I thought of the day my parents went out to run errands and Todd convinced me it was a good idea to help him ambush our brother Mike with bottle rockets as he lay napping in their bedroom. I wasn’t allowed to light the bottle rockets…because that would have been dangerous. I was allowed to laugh and provide moral support.
Then I remembered the day we all sat on my parent’s bed, my brothers on either side of me, recording our own book on tape. I wasn’t old enough to read, so they took turns reading “Leo the Lop” aloud while I made the “beep” sound to signal that the page should be turned. I was an excellent beeper. These memories brought me the levity I so desperately needed. Uncovering them surprised me, my adult brain rarely reflects on my childhood in such great detail.
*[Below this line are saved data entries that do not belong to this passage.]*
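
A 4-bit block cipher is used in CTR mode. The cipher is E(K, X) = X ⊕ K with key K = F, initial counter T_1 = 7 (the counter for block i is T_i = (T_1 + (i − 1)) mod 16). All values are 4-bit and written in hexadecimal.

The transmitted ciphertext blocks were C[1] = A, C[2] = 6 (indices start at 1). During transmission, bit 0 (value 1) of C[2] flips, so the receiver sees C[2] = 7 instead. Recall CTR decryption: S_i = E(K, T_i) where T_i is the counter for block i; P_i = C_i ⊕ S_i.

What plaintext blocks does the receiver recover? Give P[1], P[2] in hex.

P[1] = 2, P[2] = 0

Only C[2] changed, to 7. In CTR, a change in C_i flips the same bit in P_i only; the keystream is unaffected. Decrypting the received ciphertext:
P[1]: T = 7, S = E(K, T) = 8; A ⊕ 8 = 2.
P[2]: T = 8, S = E(K, T) = 7; 7 ⊕ 7 = 0.
Blocks that differ from the original plaintext: P[2].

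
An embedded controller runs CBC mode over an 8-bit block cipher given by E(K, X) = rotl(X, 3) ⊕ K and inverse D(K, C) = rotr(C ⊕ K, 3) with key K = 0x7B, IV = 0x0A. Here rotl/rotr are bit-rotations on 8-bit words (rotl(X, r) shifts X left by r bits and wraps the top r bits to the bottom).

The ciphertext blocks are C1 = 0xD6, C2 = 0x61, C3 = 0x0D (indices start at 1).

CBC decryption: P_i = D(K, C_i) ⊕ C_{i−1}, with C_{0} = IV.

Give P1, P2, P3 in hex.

P1: D(K, 0xD6) = 0xB5; 0xB5 ⊕ 0x0A = 0xBF.
P2: D(K, 0x61) = 0x43; 0x43 ⊕ 0xD6 = 0x95.
P3: D(K, 0x0D) = 0xCE; 0xCE ⊕ 0x61 = 0xAF.

P1 = 0xBF, P2 = 0x95, P3 = 0xAF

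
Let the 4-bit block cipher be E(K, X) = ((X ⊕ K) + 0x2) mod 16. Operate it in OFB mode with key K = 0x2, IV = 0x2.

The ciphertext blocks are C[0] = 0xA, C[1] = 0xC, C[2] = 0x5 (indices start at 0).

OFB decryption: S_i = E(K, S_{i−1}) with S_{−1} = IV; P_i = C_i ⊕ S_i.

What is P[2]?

P[0]: S = E(K, 0x2) = 0x2; 0xA ⊕ 0x2 = 0x8.
P[1]: S = E(K, 0x2) = 0x2; 0xC ⊕ 0x2 = 0xE.
P[2]: S = E(K, 0x2) = 0x2; 0x5 ⊕ 0x2 = 0x7.

P[2] = 0x7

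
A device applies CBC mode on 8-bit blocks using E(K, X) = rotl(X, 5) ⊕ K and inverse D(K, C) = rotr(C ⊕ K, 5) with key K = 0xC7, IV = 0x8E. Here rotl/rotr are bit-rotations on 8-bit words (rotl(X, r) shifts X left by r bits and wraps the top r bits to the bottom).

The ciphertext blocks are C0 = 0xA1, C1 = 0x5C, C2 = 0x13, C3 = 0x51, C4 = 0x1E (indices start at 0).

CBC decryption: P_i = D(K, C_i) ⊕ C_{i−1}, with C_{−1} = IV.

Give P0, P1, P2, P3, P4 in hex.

P0: D(K, 0xA1) = 0x33; 0x33 ⊕ 0x8E = 0xBD.
P1: D(K, 0x5C) = 0xDC; 0xDC ⊕ 0xA1 = 0x7D.
P2: D(K, 0x13) = 0xA6; 0xA6 ⊕ 0x5C = 0xFA.
P3: D(K, 0x51) = 0xB4; 0xB4 ⊕ 0x13 = 0xA7.
P4: D(K, 0x1E) = 0xCE; 0xCE ⊕ 0x51 = 0x9F.

P0 = 0xBD, P1 = 0x7D, P2 = 0xFA, P3 = 0xA7, P4 = 0x9F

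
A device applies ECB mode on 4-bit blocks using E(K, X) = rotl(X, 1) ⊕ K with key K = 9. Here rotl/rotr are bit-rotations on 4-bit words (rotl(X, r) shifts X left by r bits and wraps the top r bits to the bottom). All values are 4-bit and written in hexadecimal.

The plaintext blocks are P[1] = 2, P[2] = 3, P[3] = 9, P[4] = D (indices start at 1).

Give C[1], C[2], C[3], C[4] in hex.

ECB encryption: C_i = E(K, P_i).
C[1]: E(K, 2) = D.
C[2]: E(K, 3) = F.
C[3]: E(K, 9) = A.
C[4]: E(K, D) = 2.

C[1] = D, C[2] = F, C[3] = A, C[4] = 2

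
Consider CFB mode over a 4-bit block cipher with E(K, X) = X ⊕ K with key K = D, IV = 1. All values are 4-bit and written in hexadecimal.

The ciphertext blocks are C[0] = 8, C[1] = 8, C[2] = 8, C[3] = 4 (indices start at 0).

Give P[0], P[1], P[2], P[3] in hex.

CFB decryption: P_i = C_i ⊕ E(K, C_{i−1}), with C_{−1} = IV.
P[0]: E(K, 1) = C; 8 ⊕ C = 4.
P[1]: E(K, 8) = 5; 8 ⊕ 5 = D.
P[2]: E(K, 8) = 5; 8 ⊕ 5 = D.
P[3]: E(K, 8) = 5; 4 ⊕ 5 = 1.

P[0] = 4, P[1] = D, P[2] = D, P[3] = 1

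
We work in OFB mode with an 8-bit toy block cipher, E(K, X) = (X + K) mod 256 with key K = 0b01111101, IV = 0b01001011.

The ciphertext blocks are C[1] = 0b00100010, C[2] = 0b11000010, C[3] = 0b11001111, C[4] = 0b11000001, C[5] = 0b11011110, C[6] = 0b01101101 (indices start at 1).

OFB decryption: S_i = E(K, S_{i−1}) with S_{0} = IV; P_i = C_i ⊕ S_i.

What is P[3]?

P[1]: S = E(K, 0b01001011) = 0b11001000; 0b00100010 ⊕ 0b11001000 = 0b11101010.
P[2]: S = E(K, 0b11001000) = 0b01000101; 0b11000010 ⊕ 0b01000101 = 0b10000111.
P[3]: S = E(K, 0b01000101) = 0b11000010; 0b11001111 ⊕ 0b11000010 = 0b00001101.

P[3] = 0b00001101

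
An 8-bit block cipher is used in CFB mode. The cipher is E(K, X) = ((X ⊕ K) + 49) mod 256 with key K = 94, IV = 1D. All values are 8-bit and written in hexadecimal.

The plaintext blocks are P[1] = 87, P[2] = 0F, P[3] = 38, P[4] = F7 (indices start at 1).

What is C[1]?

C[1] = 55

CFB encryption: C_i = P_i ⊕ E(K, C_{i−1}), with C_{0} = IV.
C[1]: E(K, 1D) = D2; 87 ⊕ D2 = 55.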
Later that night as I followed the doctors orders, I laid in my bed and tried to sleep. I was joined by my boy, who has just turned six. With a lisp that can only be created by a loose front tooth he whispered, “Momma? I had a bad dream.” This is our new bedtime ritual. “That’s impossible buddy, I just put you to bed for the 18th time tonight. You have to be asleep to dream.” I recited, as I do almost every night.
He ignored me, and went on to tell me that a sasquatch had crashed his birthday party, demolished his cake, and ran into the woods with his presents. I looked at him, impressed with his creativity. “But that didn’t happen, right? You had a wonderful party, right?” “Yep,” he chirped.
A few minutes went by and he spoke again. This time he whispered, “Momma? I’m worried about your foot…and I’m worried that my Uncle Todd is going to die of cancer.” My heart sank as my eyes welled-up with tears, I fumbled for the right words to say. “Baby, it’s not your job to worry,” I said, my voice cracking with every word. “My foot will be fine. Uncle Todd isn’t going to die, his doctors are going to fix him.”
He snuggled closer to me, putting his little head on my chest, and thought for a few seconds. “Momma? What’s cancer?” Again, I fumbled. I could feel my tears leaking out of the corners of my eyes and hear them land on the pillowcase, close to my ears. “Cancer is something that can make people very sick. It’s also a very good reason to let people know you love them, even when you think they know”.
“Do you think he wants to borrow Elmo? Elmo always makes me feel better when I’m really sick.” I bit my lip, inhaling deeply. “No, baby. Uncle Todd would want you to keep him, just in case you need him,” I managed to squeak out.
In the days since I learned my older brother has Stage 4 Colon Cancer, time has again stood still. My text messages to him now contain the words “treatment” and “Oncologist” instead of “beer” and “barbeque”. I never in a million years thought this would be my…his…our…reality. I’d be lying if I said I wasn’t scared.
He’s very optimistic. His doctors assure him that this is treatable, but he’d be lying if he said he wasn’t scared, too. As he has done with everything in his life, he’s determined to beat this. Judging by his track record, my money is on Todd. He starts his treatment tomorrow. I wish I could be there to stand by his side in the darkness, comfort him, or at very least…suggest he demand a banana, if all other words fail him.
Although I won’t be with him physically, I will be with him in spirit…as will the rest of my family. I believe once this very scary chapter is over, when Todd is on the road to recovery, we will all “beep” joyfully as we turn the page.